In his brief remarks prior to offering the dedicatory prayer, Elder Holland explained that the First Presidency and other Church leaders have directed that groundbreaking events are to be brief in length and focus. The groundbreaking is to dedicate the property and the construction process and serve as a precursory for when the temple is completed and ready for its true dedicatory prayer and messages.
“That will be the greater dedication moment, with the extended sermons,” he said.
In his prayer, Elder Holland acknowledged the pioneering sacrifices for the St. George temple and its symbolic presence representing the area’s faith and commitment for the past century and a half. He referred to the Red Cliffs temple as “a sister site” — and while local Latter-day Saints don’t face the same sacrifices and struggles, they have their own modern-day challenges, with “temple attendance and worship the answer to our problems.”
Sister Holland, who grew up in nearby Enterprise, Utah, before her family moved to St. George when she was a teen, spoke of being at “our home” for the event with her husband and their three children — David Holland, Mary Holland McCann and Elder Matthew S. Holland, a General Authority Seventy. She underscored the joy and assurances of their family being sealed together for the eternities.
She recalled hearing stories of her grandparents traveling by horse-drawn carriage to the temple in St. George, and she recounted watching her parents drive by car to serve weekly as ordinance workers at the same temple.
Sister Holland then spoke of traveling with the President Nelson and other Church leaders, circling the globe by jet to take the message of the gospel and temple worship and blessings worldwide.
“And now today, we have come full circle to be back home in Southern Utah — and with a wagon,” she said, nodding to the replica covered wagon positioned at the front of the gathering, near a large, framed rendering of the Red Cliffs Utah Temple.
Elder Christensen spoke of holy places on earth and how temples as such are being joined by homes that are becoming centers of gospel learning and chapels that are being utilized again for worship services and the sacrament ordinance.
While temple attendance currently is being limited because of pandemic precautions, Elder Christensen invited listeners to think of their previous temple experiences and “to relieve and recount them as we watch this temple come out of the ground.”

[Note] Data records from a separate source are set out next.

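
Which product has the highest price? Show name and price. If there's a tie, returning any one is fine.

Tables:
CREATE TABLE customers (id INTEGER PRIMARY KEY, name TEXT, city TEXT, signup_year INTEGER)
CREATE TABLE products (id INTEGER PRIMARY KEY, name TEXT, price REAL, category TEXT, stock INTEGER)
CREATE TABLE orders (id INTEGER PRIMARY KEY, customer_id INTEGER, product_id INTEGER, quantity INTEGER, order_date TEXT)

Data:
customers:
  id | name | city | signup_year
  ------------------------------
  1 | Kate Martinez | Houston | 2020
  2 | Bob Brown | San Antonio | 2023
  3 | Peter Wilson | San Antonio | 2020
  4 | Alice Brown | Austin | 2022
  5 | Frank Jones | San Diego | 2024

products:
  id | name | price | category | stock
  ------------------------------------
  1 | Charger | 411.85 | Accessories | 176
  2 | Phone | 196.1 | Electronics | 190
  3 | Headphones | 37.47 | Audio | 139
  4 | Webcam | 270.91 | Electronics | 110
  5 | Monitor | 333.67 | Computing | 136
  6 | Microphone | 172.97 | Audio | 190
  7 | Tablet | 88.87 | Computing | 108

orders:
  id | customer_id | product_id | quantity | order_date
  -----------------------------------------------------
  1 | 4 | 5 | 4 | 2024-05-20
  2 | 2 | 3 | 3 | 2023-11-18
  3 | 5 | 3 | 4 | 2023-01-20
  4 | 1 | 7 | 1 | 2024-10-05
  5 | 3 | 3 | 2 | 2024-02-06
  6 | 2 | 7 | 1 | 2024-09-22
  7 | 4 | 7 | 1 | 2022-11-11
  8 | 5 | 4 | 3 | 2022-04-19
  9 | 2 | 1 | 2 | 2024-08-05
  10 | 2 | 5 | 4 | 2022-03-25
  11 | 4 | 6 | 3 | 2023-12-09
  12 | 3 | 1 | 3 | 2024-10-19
SELECT name, price FROM products ORDER BY price DESC LIMIT 1

Execution result:
name | price
Charger | 411.85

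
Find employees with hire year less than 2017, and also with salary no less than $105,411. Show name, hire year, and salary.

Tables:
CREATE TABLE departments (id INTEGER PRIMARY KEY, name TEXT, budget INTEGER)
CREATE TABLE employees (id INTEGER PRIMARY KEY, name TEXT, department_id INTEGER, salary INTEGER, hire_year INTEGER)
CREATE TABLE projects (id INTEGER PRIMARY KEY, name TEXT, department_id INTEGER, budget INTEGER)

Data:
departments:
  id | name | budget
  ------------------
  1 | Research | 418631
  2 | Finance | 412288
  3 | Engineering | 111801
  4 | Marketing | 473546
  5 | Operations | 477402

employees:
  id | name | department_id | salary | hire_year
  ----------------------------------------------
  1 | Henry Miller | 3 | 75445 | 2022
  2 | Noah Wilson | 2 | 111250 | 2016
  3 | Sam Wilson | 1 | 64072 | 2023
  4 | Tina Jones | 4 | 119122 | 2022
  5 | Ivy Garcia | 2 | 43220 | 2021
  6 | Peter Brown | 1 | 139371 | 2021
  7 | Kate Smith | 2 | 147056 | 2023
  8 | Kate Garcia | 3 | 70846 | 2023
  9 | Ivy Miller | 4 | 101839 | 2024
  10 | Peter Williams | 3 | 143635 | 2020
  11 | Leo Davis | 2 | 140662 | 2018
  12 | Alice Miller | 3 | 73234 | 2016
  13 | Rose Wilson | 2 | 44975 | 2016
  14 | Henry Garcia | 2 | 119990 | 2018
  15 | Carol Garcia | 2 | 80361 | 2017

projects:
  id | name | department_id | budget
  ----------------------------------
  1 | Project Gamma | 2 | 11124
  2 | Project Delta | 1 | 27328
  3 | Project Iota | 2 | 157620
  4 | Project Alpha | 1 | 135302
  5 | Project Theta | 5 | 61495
SELECT name, hire_year, salary FROM employees WHERE hire_year < 2017 AND salary >= 105411

Execution result:
name | hire_year | salary
Noah Wilson | 2016 | 111250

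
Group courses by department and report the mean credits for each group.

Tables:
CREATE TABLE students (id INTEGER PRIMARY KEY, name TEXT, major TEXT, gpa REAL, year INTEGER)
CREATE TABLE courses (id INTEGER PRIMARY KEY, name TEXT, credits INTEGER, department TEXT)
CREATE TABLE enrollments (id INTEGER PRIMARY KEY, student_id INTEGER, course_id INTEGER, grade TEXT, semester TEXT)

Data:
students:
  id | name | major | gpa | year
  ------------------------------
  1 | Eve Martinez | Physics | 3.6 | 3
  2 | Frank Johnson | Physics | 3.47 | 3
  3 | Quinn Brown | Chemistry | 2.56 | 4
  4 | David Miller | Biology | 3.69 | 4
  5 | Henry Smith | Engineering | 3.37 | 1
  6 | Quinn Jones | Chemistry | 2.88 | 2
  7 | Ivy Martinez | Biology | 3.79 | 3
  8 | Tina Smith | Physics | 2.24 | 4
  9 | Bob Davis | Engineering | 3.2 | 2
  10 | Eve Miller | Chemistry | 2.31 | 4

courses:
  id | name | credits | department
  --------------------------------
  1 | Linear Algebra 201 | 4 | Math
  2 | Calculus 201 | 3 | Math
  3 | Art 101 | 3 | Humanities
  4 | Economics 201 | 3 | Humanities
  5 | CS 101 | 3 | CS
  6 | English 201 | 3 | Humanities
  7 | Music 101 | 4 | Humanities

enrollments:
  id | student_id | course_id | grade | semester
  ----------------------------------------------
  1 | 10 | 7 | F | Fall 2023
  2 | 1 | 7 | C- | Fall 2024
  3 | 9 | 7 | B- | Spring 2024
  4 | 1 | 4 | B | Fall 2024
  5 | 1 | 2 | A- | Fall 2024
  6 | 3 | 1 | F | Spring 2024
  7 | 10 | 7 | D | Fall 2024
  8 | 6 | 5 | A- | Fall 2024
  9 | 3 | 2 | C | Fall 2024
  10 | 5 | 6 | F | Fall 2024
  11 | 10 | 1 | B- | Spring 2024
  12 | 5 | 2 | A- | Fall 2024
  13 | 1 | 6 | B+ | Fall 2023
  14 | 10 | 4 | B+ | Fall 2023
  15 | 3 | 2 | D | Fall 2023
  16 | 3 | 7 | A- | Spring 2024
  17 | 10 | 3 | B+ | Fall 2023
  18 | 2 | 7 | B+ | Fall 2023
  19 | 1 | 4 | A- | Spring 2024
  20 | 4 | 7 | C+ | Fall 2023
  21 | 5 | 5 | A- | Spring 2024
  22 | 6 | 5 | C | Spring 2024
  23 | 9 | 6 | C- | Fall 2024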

The Hollands and the Christensens led the first wave of the ceremonial turning of the dirt for the groundbreaking, with the Hollands then joined by their three adult children; Sister Paige Holland, wife of Elder Matthew Holland, and several grandchildren.

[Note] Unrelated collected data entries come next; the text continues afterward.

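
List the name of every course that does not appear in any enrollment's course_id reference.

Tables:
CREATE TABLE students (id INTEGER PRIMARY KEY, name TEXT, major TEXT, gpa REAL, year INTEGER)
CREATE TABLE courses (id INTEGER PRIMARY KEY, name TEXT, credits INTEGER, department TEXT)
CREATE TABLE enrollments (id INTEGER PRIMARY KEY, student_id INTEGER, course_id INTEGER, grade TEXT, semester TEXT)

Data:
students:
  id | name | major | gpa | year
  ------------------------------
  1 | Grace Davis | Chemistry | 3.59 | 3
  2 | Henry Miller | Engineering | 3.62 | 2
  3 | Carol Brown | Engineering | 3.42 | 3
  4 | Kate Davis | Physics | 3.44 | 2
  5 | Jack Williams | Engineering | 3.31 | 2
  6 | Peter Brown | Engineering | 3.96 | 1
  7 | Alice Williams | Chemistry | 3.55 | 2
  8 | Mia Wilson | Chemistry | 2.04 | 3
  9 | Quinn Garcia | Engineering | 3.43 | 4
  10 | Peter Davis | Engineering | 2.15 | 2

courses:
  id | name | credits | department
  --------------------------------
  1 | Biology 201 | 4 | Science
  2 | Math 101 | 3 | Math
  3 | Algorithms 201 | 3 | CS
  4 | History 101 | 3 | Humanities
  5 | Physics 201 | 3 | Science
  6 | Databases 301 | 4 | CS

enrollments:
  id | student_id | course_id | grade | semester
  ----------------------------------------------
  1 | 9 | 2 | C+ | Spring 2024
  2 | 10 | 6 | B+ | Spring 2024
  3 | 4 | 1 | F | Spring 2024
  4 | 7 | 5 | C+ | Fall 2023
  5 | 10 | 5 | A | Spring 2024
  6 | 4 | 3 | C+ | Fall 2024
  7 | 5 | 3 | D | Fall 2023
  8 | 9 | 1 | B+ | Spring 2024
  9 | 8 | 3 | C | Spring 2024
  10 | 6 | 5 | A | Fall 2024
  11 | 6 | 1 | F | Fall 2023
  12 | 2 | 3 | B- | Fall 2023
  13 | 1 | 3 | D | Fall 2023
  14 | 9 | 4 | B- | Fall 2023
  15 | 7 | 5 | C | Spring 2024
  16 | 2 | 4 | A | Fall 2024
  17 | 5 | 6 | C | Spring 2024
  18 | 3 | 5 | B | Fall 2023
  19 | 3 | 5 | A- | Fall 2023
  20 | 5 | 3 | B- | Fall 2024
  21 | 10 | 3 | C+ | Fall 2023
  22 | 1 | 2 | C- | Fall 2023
SELECT p.name FROM courses p LEFT JOIN enrollments c ON c.course_id = p.id WHERE c.id IS NULL

Execution result:
(no rows)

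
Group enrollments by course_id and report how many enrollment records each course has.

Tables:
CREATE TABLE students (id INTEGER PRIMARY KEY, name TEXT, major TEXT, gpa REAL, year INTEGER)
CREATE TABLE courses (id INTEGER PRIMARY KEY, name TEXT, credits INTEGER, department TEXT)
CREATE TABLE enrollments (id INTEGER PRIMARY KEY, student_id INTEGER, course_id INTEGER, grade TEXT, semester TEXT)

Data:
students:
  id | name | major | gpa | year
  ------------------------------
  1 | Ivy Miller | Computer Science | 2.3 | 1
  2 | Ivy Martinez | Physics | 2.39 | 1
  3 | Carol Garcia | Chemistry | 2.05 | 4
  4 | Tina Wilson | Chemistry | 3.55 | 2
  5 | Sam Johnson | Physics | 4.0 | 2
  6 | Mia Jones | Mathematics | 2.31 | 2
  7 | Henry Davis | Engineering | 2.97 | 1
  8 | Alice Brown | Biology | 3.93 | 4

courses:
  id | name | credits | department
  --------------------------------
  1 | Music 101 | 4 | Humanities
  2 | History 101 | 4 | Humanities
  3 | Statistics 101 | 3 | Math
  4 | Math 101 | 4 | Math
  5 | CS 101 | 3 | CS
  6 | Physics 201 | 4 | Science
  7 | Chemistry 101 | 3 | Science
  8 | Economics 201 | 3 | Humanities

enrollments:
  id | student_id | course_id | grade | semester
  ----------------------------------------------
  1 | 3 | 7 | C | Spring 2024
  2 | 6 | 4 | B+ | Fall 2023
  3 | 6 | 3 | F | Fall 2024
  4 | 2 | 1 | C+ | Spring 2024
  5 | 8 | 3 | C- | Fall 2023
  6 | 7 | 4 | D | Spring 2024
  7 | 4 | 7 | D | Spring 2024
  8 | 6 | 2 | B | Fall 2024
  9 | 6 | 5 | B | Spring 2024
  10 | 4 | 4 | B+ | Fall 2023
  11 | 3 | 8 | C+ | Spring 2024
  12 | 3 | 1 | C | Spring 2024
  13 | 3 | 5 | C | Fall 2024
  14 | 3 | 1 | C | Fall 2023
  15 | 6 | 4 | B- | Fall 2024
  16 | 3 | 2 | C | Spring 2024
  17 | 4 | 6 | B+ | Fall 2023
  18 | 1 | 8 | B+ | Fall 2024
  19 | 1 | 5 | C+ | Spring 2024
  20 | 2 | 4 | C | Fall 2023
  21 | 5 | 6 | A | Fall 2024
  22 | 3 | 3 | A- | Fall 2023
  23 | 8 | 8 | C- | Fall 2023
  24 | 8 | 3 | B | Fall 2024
SELECT course_id, COUNT(*) AS enrollment_count FROM enrollments GROUP BY course_id

Execution result:
course_id | enrollment_count
1 | 3
2 | 2
3 | 4
4 | 5
5 | 3
6 | 2
7 | 2
8 | 3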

Elder Jeffrey R. Holland invited all present who wanted to take a turn with the shovel and be a part of the groundbreaking experience.

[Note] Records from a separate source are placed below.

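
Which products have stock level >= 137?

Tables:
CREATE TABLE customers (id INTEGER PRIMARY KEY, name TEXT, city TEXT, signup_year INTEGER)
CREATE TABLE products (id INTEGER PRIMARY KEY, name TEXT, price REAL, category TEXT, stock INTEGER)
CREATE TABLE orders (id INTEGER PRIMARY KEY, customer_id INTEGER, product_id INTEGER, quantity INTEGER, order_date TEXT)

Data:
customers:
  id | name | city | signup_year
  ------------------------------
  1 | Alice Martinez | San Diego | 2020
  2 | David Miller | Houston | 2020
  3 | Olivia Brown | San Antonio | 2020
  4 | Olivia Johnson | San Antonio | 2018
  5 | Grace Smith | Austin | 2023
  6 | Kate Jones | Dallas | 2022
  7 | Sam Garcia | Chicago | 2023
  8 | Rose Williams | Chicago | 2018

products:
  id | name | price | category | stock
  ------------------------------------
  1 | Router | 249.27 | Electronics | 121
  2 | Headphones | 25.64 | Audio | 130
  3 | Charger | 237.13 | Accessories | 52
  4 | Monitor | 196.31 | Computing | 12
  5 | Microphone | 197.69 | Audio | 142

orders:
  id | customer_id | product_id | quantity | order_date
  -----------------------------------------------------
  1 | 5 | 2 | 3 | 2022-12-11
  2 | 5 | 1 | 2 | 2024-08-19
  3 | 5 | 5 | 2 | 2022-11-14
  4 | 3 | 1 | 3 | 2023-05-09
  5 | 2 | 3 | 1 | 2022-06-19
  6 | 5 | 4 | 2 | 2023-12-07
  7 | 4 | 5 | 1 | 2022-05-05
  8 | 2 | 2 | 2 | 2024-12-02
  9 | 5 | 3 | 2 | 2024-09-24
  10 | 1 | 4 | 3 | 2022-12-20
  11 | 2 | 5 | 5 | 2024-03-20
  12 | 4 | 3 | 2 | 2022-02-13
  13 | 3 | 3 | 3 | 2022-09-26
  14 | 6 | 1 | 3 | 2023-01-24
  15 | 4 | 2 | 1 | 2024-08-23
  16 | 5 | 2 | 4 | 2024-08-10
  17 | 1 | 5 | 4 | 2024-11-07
SELECT name, stock FROM products WHERE stock >= 137

Execution result:
name | stock
Microphone | 142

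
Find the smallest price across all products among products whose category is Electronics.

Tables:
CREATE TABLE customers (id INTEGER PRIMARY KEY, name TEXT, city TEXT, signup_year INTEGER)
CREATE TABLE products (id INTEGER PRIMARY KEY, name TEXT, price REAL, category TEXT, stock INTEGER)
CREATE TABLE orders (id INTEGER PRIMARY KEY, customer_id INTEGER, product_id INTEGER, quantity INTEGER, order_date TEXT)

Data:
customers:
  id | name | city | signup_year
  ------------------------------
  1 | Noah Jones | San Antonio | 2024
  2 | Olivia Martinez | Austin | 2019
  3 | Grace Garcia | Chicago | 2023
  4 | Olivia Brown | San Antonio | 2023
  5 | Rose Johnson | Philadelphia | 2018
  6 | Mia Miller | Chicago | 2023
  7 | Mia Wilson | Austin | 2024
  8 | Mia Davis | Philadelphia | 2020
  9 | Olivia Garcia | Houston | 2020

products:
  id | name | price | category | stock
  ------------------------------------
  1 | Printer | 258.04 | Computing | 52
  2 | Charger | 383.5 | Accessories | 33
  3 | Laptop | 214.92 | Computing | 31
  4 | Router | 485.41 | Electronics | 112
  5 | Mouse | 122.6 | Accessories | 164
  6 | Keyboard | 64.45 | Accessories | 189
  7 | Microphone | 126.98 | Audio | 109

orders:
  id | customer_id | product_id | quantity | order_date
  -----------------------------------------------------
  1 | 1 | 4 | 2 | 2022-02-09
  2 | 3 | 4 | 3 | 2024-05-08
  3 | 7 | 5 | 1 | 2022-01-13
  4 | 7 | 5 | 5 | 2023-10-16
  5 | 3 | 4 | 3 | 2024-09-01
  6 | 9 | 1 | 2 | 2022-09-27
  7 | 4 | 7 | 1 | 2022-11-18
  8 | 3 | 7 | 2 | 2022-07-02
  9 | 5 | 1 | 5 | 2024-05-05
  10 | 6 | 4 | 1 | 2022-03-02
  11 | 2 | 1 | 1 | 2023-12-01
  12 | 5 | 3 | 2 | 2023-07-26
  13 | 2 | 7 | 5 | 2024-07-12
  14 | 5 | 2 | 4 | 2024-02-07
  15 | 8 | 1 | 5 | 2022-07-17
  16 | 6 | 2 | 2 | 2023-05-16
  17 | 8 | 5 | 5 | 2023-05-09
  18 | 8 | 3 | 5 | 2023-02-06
SELECT MIN(price) FROM products WHERE category = 'Electronics'

Execution result:
485.41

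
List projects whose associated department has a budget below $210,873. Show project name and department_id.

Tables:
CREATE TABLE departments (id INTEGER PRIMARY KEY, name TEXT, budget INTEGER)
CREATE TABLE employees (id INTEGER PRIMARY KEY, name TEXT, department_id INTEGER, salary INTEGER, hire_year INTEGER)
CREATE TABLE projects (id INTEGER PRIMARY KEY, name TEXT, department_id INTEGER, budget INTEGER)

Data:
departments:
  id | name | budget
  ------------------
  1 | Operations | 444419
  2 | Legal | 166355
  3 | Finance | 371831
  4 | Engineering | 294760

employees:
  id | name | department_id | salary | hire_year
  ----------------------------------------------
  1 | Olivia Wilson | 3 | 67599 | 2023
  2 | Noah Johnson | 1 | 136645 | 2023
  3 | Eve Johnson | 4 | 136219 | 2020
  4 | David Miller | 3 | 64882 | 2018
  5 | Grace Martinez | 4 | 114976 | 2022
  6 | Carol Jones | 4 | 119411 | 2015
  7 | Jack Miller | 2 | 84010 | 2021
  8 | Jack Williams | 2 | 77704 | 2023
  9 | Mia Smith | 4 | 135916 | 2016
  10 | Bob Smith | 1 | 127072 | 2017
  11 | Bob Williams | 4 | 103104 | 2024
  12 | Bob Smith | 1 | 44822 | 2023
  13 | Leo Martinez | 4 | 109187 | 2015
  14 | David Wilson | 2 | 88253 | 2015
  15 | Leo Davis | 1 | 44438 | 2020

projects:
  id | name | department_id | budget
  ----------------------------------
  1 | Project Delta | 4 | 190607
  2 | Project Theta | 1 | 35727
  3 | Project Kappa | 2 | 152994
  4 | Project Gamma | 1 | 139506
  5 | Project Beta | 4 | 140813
SELECT name, department_id FROM projects WHERE department_id IN (SELECT id FROM departments WHERE budget < 210873)

Execution result:
name | department_id
Project Kappa | 2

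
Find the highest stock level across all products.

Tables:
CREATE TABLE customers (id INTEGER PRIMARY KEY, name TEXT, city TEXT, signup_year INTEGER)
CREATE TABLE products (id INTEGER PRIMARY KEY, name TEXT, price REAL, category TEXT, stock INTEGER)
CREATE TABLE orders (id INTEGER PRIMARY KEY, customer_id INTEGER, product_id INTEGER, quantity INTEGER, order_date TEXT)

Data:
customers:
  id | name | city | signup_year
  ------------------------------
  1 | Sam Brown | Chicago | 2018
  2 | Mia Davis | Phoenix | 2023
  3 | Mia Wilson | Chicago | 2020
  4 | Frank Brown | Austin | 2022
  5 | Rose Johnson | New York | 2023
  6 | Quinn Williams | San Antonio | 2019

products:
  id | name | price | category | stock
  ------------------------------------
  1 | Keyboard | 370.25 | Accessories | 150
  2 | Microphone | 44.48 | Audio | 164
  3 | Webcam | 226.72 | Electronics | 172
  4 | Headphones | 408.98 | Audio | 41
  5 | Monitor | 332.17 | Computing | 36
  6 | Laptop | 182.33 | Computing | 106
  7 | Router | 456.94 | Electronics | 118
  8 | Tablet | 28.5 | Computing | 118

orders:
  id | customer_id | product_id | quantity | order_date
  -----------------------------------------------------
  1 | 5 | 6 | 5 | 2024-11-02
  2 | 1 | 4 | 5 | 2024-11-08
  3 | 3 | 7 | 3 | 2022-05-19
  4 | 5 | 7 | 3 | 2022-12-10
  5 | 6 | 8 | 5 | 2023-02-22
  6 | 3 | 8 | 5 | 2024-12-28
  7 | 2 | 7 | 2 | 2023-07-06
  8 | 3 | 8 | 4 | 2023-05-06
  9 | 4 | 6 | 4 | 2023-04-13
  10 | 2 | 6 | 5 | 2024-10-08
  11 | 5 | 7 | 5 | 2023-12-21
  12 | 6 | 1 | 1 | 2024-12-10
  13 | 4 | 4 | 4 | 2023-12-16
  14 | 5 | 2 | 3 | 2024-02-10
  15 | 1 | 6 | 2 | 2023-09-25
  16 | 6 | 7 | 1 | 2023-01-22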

While on-site attendance was restricted, many onlookers stopped their cars along adjacent streets and other open areas to watch the proceedings from afar. Some even went up to the elevated site long after the groundbreaking event for a quick visit before the property becomes a secure, working construction area.
Following the event, the Hollands and Christensens joined the two-dozen local Church leaders — Area Seventies and stake presidents and their respective wives — who had watched a livestream of the ceremony in a nearby stake center because of the on-site attendance limitations.
James A. McArthur — who with his wife, Denise, chaired the groundbreaking committee — noted that the Red Cliffs groundbreaking came just two days shy of the 149th anniversary of the groundbreaking of the St. George Utah Temple. Ground was broken for the Church’s longest operating temple on Nov. 9, 1871.
“I just thought that those on the other side of the veil have to be shouting for joy — because the rest of us are right here shouting for joy,” he said.
McArthur spoke of Elder Holland stopping by the temple site the day before the groundbreaking, to take an advance look and to check in with committee members and others who were there.
“When he came, he could see many of his hometown friends that he went to school with — he started calling them by their first names, their nicknames,” McArthur said. “He was just thrilled with it, because this is his homeland.”